JU – A senhora aponta o ambientalismo como um
importante movimento social. Há, todavia, quem ainda o veja
como um movimento permeado por ingenuidades. Por que isso
acontece?
Heloísa Bruhns – No início, o ambientalismo incluiu
entre suas propostas um tema que a meu ver foi equivocado.
Ingenuamente, o movimento negou o progresso conquistado
e defendeu o retorno ao campo. Uma utopia simplista manifestou-se
no movimento, relacionada à ruralização e à proposta de
volta às comunidades rurais, qual seja, o retorno aos modelos
de convívio dos pequenos povoados e vilas, negando o conforto,
que foi confundido com luxo, conquistado na sociedade ocidental.
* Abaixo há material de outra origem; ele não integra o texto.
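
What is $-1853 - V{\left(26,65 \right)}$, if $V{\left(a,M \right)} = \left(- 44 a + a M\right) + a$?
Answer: $-2425$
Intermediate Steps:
$V{\left(a,M \right)} = - 43 a + M a$ ($V{\left(a,M \right)} = \left(- 44 a + M a\right) + a = - 43 a + M a$)
$-1853 - V{\left(26,65 \right)} = -1853 - 26 \left(-43 + 65\right) = -1853 - 26 \cdot 22 = -1853 - 572 = -2425$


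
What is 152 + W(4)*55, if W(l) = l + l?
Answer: 592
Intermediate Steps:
W(l) = 2*l
152 + W(4)*55 = 152 + (2*4)*55 = 152 + 8*55 = 152 + 440 = 592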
Isso fez com que surgissem várias comunidades alternativas,
sendo que a grande maioria foi extinta. A proposta não teve
o alcance imaginado por um motivo simples: a sociedade em
geral não estava disposta a abrir mão de algumas conquistas
que ela tinha como legítimas. Ou seja, não se tratava propriamente
de retroceder, mas sim de contestar o que estava sendo feito,
de modo que as ações do progresso fossem menos agressivas,
tanto em relação ao planeta quanto em relação aos sujeitos.
Penso que esse equívoco
inicial fez com que alguns segmentos passassem a ver o ambientalismo
como um movimento com propostas ingênuas, mas hoje sabemos
que não se trata disso absolutamente. Embora o movimento
tenha se inspirando no princípio da não-violência, nem tudo
ocorre sempre assim, e grupos de ação direta como Greenpeace
e Earth First! às vezes correm o risco de aproximar os ambientalistas
de milícias defensoras da sobrevivência.
JU – No livro,
a senhora trata das conexões do ambientalismo com outros
movimentos sociais. Que movimentos são esses e como se deram
essas relações?
Heloísa Bruhns – No livro, eu tento fazer uma ponte
entre o feminismo, o ecofeminismo, o ambientalismo, os novos
valores e as novas sensibilidades, envolvidos na busca contemporânea
pela natureza. O ambientalismo carrega novas ideias e sensibilidades
– aproximando-se do feminismo e da vertente ecofeminista
–, configurando uma fase estética, gerando tanto uma atitude
ativa contemplativa sobre a natureza, como uma atitude ativa
destinada a expandir e integrar as relações da sociedade
com a natureza.
O feminismo insere-se nos
“novos movimentos sociais” emergidos durante a década de
1960 – as revoluções estudantis, os movimentos antiguerra
e da contracultura revolucionária , os movimentos pacifistas
e o ambientalismo. Ele veio contestar situações pontuadas
pela modernidade como categorias universais de sujeito masculino
e do conhecimento objetivo. Criticar totalidades e estereótipos
universais é uma opção teórica dos estudos feministas. Ora,
não existe sujeito universal, existem sujeitos particulares
em situações igualmente particulares; localidades particulares,
com interesses e necessidades muito diferentes entre si.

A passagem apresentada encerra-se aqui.